I didn't oppose it outright, but urged caution and a strong effort to show how unfair the filibuster was, before resorting to the "nuclear option":
We should, therefore, think as long and hard about the "nuclear option" of eliminating the filibuster by a bare majority, as about dumping Arlen Specter for careless and purely theoretical remarks. Certainly, it seems to me, the "nuclear option" should be avoided until they pay the price of a real around-the-clock, make-them-talk-until-their-bladders-swell-to-bursting, Farmers'-Almanac-reading filibuster, as in olden times. The mere ritual of announcing a filibuster should not be allowed as a namby-pamby substitute for the sublime oratorical meanderings of a Wayne Morse, who strapped a bottle to his leg and spoke for, I think, 24 hours to stall a Tidelands Oil bill whose provisions are lost in the mists of time. Let us see if Harry Reid can find his equal, or a contemporary echo of the remarkable Huey P. Long, whose extended oratory echoes to this day.

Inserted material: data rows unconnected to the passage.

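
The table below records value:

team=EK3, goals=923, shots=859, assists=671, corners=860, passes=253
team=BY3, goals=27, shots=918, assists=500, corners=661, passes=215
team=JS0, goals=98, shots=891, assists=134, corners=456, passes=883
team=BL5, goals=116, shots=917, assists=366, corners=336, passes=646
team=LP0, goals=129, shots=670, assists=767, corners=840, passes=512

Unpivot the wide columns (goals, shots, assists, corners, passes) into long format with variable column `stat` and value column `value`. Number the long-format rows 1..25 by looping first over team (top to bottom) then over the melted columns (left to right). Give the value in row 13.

25 rows total (5 × 5). Row 13: index ⌊(13-1)/5⌋ = 2 into team → JS0; (13-1) mod 5 = 2 into the melted columns → assists.
So row 13 is (JS0, assists, 134); value = 134.

134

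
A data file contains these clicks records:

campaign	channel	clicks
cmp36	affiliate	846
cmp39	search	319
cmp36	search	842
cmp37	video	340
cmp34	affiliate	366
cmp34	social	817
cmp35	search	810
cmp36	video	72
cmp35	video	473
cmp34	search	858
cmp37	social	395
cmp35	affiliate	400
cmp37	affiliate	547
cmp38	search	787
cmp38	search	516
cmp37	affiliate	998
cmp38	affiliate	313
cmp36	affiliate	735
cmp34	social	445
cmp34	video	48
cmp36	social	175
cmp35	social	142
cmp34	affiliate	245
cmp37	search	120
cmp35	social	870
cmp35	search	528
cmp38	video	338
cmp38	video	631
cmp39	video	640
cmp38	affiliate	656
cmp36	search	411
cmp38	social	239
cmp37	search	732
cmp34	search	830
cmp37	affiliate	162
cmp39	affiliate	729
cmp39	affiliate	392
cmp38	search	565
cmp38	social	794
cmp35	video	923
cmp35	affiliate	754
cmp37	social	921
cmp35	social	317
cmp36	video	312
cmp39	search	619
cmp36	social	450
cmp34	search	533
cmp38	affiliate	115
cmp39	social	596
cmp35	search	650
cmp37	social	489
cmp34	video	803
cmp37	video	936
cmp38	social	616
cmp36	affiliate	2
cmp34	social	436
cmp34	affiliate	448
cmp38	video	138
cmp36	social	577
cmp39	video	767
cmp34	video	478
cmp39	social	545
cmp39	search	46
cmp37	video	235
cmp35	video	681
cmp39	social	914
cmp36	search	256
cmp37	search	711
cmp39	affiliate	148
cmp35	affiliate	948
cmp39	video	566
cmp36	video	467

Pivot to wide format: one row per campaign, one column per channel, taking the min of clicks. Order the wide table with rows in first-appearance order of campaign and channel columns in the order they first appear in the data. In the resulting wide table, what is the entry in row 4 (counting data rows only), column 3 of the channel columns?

With rows in first-appearance order of campaign, row 4 is campaign=cmp34. channel columns in first-appearance order: affiliate, search, video, social; column 3 is video.
Long rows with campaign=cmp34, channel=video: min(48, 803, 478) = 48.

48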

Then, and only then, let us consider pushing the button.
(More on Morse, here, and Huey Long--was Hewitt named after him?--here.)
That post was a tactical disagreement with Hugh, and a recognition that the traditions of the Senate deserve some consideration -- not a "Never!" to the nuclear option.
I don't think Hugh would oppose putting the Dems to a true filibuster test, with all-night sessions and so on, before invoking the option.
The filibuster, historically, was not used seriously by large groups of Senators, as opposed to mavericks like Morse, and one-of-a-kind figures like Huey Long, except for issues of almost-constitutional import. Although segregation was doomed and fundamentally unjust (even if its demise has not led to the heave-on-earth its advocates hoped for), it was a long-term part of the social order in much of the country. The requirement of a supermajority for such an important issue may have been wrong, but it was not petty, and it was not repeated for individual appointees, even those noxious to the segregationists.
So, once the Democrats have been given a chance to back down, and their stubbornness dramatized, invoking the nuclear option, though not to be taken lightly, would be substantially justified, as we lawyers say.
The filibuster is not written into the Constitution; it's an accretion, albeit one of long standing. The GOP has not won just the Presidency, but a decisive margin in the Senate over a considerable period of time. They are the majority party and the governing party, and they have a right and duty to govern.
Now, if you shoot at a king, you must kill him. Once Lincoln decided to go to war to preserve the Union, he needed a Grant, not a McClellan to carry out his policy.
The party of Chuck Schumer and Barbara Boxer is beneath contempt, petty, arrogant, and vicious, typified, perhaps, by the argument that a Michael Luttig would be disqualified by bias because his father was murdered, or that a devout Catholic can't sit as an appellate judge because their religion influences their world view.
If the nuclear option is exercised, and the GOP prevails, the courts will in all probability defer to the Senate and not involve themselves in a political question within the competence of another branch of government.
How can the Democrats retaliate? For a time, they can paralyze the Senate. But not forever. They are the party of government, and unlike Gingrich, cannot be philosophically comfortable paralyzing the government's operations for long. Moreover, we are at war, like it or not, and to hold things up too long in such a time would arouse the wrath of many.
The other explosion would come from the usual suspects, the MSM, the professoriat, and the Ralph Neases of the world. Their deep hostility to Bush, however, has had the paradoxical effect of rendering them toothless. What more can they do than George Soros, Dan Rather, and Michael Moore have already tried. Let the heathen rage!
In the end, I am not so certain the appointment of these judges will be as momentous as some on the right hope and the left fears. Law changes slowly. Even Roe will not go quickly, and if it does, the abortion issue will be back in the states where it belonged in the first place.
The fight over the appointments, however, is sure to be an interesting spectacle of political athletics.